Ein Aufbruch in eine gemeinsame Zukunft erfordert Unvoreingenommenheit. Jede noch so gute Idee enthält Brüche und innere Widersprüche, die Spuren ihres eigenen Scheiterns. Offenheit und Vielfalt sind der beste und vielleicht einzige Weg unseren Echokammern zu entrinnen. Filter und Algorithmen machen uns das Leben leichter, aber nehmen uns auch Transparenz und Freiheit.

Ein Aufbruch in eine gemeinsame Zukunft erfordert aber vor allem Empathie.
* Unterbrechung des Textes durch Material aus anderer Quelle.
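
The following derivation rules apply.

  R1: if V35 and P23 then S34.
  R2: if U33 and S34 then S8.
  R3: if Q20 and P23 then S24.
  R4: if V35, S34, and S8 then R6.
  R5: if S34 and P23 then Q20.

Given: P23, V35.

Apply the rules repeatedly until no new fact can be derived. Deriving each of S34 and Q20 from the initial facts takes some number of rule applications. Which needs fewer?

S34: V35 and P23 hold, so S34 follows (R1). [1 rule application]
Q20: V35 and P23 hold, so S34 follows (R1). From S34 and P23, R5 gives Q20. [2 rule applications]
S34 needs fewer.

S34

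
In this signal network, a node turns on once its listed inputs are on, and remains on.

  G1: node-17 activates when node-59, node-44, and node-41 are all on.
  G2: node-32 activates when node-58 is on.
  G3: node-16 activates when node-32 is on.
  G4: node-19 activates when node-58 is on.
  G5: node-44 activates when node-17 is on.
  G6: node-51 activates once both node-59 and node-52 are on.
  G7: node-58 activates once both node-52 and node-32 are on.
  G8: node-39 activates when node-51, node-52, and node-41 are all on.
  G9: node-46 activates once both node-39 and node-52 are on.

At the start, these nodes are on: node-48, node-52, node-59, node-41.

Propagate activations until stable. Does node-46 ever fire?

Yes

G6: node-59 and node-52 on → node-51 on.
node-51, node-52, and node-41 are on, so node-39 activates (G8).
node-39 and node-52 are on, so node-46 activates (G9).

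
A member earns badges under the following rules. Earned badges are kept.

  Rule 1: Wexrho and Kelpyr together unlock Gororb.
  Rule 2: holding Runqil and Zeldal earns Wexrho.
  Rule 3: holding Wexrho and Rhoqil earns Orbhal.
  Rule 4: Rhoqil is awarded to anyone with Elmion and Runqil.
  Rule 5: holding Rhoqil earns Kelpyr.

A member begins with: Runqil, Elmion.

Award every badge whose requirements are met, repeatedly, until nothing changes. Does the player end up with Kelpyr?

Yes

With Elmion and Runqil, Rhoqil is earned (Rule 4).
With Rhoqil, Kelpyr is earned (Rule 5).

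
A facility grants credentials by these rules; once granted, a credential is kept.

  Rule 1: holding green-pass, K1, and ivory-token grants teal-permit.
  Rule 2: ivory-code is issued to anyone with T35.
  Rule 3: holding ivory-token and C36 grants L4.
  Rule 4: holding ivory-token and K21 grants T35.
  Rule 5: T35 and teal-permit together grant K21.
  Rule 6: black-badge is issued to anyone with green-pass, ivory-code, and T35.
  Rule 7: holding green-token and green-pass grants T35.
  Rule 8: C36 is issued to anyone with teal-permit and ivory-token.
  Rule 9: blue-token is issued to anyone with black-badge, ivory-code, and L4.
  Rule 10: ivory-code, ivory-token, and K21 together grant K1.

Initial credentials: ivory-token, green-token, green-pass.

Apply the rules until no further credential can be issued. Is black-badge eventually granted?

Holding green-token and green-pass grants T35 (Rule 7).
Holding T35 grants ivory-code (Rule 2).
Holding green-pass, ivory-code, and T35 grants black-badge (Rule 6).

Yes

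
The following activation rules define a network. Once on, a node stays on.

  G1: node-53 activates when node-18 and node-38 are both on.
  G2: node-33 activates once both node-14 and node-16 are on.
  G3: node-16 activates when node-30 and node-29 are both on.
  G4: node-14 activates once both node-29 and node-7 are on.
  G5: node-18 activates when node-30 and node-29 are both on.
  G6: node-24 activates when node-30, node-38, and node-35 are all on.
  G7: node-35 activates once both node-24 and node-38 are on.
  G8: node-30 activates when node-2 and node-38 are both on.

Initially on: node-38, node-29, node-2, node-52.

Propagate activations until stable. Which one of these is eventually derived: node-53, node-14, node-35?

node-53

node-2 and node-38 are on, so node-30 activates (G8).
G5: node-30 and node-29 on → node-18 on.
node-18 and node-38 are on, so node-53 activates (G1).
node-35 would need node-24 and node-38 (G7), but node-24 never turns on. node-14 would need node-29 and node-7 (G4), but node-7 never turns on.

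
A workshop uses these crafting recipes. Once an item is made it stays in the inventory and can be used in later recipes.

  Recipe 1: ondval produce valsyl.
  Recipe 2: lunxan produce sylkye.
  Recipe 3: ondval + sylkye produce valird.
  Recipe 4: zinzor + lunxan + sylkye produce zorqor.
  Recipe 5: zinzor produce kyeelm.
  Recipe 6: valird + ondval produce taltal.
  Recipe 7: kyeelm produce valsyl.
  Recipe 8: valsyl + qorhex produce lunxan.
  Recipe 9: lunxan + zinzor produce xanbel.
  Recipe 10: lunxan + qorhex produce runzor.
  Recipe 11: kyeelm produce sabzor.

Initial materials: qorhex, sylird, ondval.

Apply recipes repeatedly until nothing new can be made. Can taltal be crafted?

Using Recipe 1, ondval makes valsyl.
Using Recipe 8, valsyl and qorhex make lunxan.
lunxan → sylkye (Recipe 2).
Using Recipe 3, ondval and sylkye make valird.
valird + ondval → taltal (Recipe 6).

Yes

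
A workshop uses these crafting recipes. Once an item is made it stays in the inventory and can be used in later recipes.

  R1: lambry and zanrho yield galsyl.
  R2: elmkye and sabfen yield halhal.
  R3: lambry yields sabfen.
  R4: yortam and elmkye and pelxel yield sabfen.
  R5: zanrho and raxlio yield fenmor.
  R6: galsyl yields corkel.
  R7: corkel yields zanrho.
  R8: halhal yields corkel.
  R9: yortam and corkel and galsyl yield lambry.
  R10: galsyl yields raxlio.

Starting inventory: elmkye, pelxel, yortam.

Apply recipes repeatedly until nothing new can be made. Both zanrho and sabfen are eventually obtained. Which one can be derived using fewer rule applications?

sabfen: Using R4, yortam, elmkye, and pelxel make sabfen. [1 rule application]
zanrho: Using R4, yortam, elmkye, and pelxel make sabfen. Using R2, elmkye and sabfen make halhal. halhal → corkel (R8). corkel → zanrho (R7). [4 rule applications]
sabfen needs fewer.

sabfen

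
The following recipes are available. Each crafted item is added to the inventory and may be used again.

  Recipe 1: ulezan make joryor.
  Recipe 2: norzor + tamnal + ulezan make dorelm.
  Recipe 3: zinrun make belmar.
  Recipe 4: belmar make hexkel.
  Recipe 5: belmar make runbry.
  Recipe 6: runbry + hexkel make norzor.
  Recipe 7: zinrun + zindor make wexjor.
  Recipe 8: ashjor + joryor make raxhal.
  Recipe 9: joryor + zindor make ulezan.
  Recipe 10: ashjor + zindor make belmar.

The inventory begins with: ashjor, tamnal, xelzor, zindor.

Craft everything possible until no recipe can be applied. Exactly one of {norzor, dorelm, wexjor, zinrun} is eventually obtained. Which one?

ashjor + zindor → belmar (Recipe 10).
Using Recipe 5, belmar makes runbry.
belmar → hexkel (Recipe 4).
Using Recipe 6, runbry and hexkel make norzor.
dorelm would need norzor, tamnal, and ulezan (Recipe 2), but ulezan is never obtained. No rule produces zinrun, and it is not given. wexjor would need zinrun and zindor (Recipe 7), but zinrun is never obtained.

norzor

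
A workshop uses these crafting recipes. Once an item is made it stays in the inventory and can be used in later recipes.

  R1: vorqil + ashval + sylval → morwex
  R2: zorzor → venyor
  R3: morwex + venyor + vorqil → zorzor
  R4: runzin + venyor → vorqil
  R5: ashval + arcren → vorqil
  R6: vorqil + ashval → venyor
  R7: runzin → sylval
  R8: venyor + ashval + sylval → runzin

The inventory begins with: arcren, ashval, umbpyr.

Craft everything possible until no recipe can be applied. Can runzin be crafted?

runzin would need venyor, ashval, and sylval (R8), but sylval is never obtained.

No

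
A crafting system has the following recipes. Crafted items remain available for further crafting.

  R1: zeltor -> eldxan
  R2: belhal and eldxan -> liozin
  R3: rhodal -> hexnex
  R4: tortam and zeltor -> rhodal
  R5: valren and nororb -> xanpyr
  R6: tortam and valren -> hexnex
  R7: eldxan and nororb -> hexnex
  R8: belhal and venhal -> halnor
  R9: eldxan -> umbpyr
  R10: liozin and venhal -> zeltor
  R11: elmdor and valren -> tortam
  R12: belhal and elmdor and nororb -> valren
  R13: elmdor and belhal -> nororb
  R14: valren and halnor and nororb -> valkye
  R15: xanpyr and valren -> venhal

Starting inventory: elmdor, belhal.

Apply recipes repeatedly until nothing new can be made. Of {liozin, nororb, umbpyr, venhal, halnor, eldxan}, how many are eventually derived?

Using R13, elmdor and belhal make nororb.
Using R12, belhal, elmdor, and nororb make valren.
valren and nororb -> xanpyr (R5).
Using R15, xanpyr and valren make venhal.
Using R8, belhal and venhal make halnor.
liozin would need belhal and eldxan (R2), but eldxan is never obtained.
nororb: reached.
umbpyr would need eldxan (R9), but eldxan is never obtained.
venhal: reached.
halnor: reached.
eldxan would need zeltor (R1), but zeltor is never obtained.
Reached: nororb, venhal, and halnor — 3 of the 6.

3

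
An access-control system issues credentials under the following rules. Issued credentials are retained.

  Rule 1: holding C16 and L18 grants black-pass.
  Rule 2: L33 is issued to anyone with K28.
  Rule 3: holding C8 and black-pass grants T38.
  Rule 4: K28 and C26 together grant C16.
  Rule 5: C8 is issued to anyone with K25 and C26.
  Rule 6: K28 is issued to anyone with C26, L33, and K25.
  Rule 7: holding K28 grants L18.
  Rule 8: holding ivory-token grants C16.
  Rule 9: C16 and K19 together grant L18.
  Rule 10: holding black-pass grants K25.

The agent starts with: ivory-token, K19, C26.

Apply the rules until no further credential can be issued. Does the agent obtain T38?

Holding ivory-token grants C16 (Rule 8).
Holding C16 and K19 grants L18 (Rule 9).
Holding C16 and L18 grants black-pass (Rule 1).
Holding black-pass grants K25 (Rule 10).
Holding K25 and C26 grants C8 (Rule 5).
Holding C8 and black-pass grants T38 (Rule 3).

Yes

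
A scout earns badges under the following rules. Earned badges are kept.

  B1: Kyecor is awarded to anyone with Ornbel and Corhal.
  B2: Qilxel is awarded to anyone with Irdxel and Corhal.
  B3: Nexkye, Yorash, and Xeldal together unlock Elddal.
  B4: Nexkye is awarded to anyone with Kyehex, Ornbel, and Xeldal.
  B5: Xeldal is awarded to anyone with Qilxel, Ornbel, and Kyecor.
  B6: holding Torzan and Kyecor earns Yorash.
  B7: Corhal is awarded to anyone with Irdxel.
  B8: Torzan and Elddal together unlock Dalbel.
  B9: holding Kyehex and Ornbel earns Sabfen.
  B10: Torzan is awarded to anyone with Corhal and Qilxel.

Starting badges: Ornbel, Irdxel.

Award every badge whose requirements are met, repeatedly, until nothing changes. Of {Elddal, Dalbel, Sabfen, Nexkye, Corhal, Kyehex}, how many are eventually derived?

1

With Irdxel, Corhal is earned (B7).
Elddal would need Nexkye, Yorash, and Xeldal (B3), but Nexkye is never earned.
Dalbel would need Torzan and Elddal (B8), but Elddal is never earned.
Sabfen would need Kyehex and Ornbel (B9), but Kyehex is never earned.
Nexkye would need Kyehex, Ornbel, and Xeldal (B4), but Kyehex is never earned.
Corhal: reached.
No rule produces Kyehex, and it is not given.
Reached: Corhal — 1 of the 6.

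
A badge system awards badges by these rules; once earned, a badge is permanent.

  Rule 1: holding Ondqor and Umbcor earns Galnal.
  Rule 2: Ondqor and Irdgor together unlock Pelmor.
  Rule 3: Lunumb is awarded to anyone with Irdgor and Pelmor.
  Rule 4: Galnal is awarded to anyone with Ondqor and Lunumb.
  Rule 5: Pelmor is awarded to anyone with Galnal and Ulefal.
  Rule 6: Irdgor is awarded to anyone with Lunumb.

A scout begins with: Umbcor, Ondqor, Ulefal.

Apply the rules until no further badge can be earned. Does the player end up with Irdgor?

No

Irdgor would need Lunumb (Rule 6), but Lunumb is never earned.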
Die vielleicht beste Idee des Kapitalismus liegt in seinem Glauben an die schöpferische Kraft des Wettbewerbs. Ihre Kehrseite, ihr innerer Bruch, ist der Irrglaube, dass der Sieger den Sieg und der Verlierer seine Niederlage somit zwangsläufig „verdient“. Diese meritokratische Hybris hat uns für das Problem der Ungleichheit lange blind gemacht.

Insbesondere der rechte Populismus versucht uns heute zu erklären, all diese Werte seien knappe und jetzt aufgebrauchte Ressourcen. Ein verherender Marktvergleich. Werte sind keine Güter. Werte sind eher wie Muskeln, die stärker werden je mehr man sie nutzt.

An einer Stelle in Asimov’s Geschichte fragt ein Mädchen ihren Vater wie es denn war bevor Multivac uns das Entscheiden abnahm. Wie wussten die Menschen wofür sie stimmen sollten? Seine Antwort: „They just used their own judgment“. Sie nutzten ihr „Urteilsvermögen“.

Die Zukunft kommt, ob wir es wollen oder nicht. Ob es uns gelingt, aus einer zersplitterten Welt eine gemeinsame Zukunft zu formen, hängt von unser aller Urteilsvermögen ab. In die Zukunft aufbrechen  heißt Gegenwart gestalten, mit Vorstellungskraft, Unvoreingenommenheit und Empathie.